On Wed, Dec 2, 2009 at 14:23, Ralph Castain <rhc_at_[hidden]> wrote:
> Hmm....if you are willing to keep trying, could you perhaps let it run for
> a brief time, ctrl-z it, and then do an ls on a directory from a process
> that has already terminated? The pids will be in order, so just look for an
> early number (not mpirun or the parent, of course).
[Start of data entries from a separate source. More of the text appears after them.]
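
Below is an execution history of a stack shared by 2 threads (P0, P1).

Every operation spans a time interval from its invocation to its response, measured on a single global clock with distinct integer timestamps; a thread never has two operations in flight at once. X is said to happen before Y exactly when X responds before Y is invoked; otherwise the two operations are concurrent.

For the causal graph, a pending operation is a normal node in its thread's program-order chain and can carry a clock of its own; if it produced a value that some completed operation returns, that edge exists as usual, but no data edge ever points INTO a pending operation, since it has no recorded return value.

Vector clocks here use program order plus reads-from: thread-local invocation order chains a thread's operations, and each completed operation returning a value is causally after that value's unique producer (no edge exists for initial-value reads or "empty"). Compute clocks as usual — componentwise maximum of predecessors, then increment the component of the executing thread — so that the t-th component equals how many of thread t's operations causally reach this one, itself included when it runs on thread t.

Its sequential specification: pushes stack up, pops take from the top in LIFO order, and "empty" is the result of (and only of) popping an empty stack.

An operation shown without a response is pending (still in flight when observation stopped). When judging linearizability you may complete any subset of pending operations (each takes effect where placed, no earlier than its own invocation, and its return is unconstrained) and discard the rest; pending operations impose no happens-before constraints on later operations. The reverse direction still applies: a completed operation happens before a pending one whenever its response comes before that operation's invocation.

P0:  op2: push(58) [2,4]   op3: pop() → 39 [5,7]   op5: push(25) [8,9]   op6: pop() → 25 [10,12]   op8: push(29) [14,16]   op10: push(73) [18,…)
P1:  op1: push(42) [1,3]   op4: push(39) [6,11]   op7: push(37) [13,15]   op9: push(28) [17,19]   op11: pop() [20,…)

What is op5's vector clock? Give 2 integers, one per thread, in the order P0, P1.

VC(op1, invoked at 1): no causal predecessors; +1 on P1 → (0, 1)
VC(op2, invoked at 2): no causal predecessors; +1 on P0 → (1, 0)
VC(op4, invoked at 6): max of VC(op1)=(0, 1), then +1 on thread P1 → (0, 2)
VC(op7, invoked at 13): max of VC(op4)=(0, 2), then +1 on thread P1 → (0, 3)
VC(op9, invoked at 17): max of VC(op7)=(0, 3), then +1 on thread P1 → (0, 4)
VC(op3, invoked at 5): max of VC(op2)=(1, 0), VC(op4)=(0, 2), then +1 on thread P0 → (2, 2)
VC(op11, invoked at 20): max of VC(op9)=(0, 4), then +1 on thread P1 → (0, 5)
VC(op5, invoked at 8): max of VC(op3)=(2, 2), then +1 on thread P0 → (3, 2)
VC(op6, invoked at 10): max of VC(op5)=(3, 2), then +1 on thread P0 → (4, 2)
VC(op8, invoked at 14): max of VC(op6)=(4, 2), then +1 on thread P0 → (5, 2)
VC(op10, invoked at 18): max of VC(op8)=(5, 2), then +1 on thread P0 → (6, 2)
target: VC(op5) = (3, 2)

(3, 2)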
> It would help if you could give us the contents of a directory from a child
> process that has terminated - would tell us what subsystem is failing to
> properly cleanup.
Ok, so I Ctrl-Z the master. In
/tmp/.private/nbock/openmpi-sessions-nbock_at_mujo_0 I now have only one
I can't find that PID though. mpirun has PID 4230, orted does not exist,
master is 4231, and slave is 4275. When I "fg" master and Ctrl-Z it again,
slave has a different PID as expected. I Ctrl-Z'ed in iteration 68, there
are 70 sequentially numbered directories starting at 0. Every directory
contains another directory called "0". There is nothing in any of those
directories. I see for instance:
/tmp/.private/nbock/openmpi-sessions-nbock_at_mujo_0/857 $ ls -lh 70
drwx------ 2 nbock users 4.0K Dec 2 14:41 0
nbock_at_mujo /tmp/.private/nbock/openmpi-sessions-nbock_at_mujo_0/857 $ ls -lh
I hope this information helps. Did I understand your question correctly?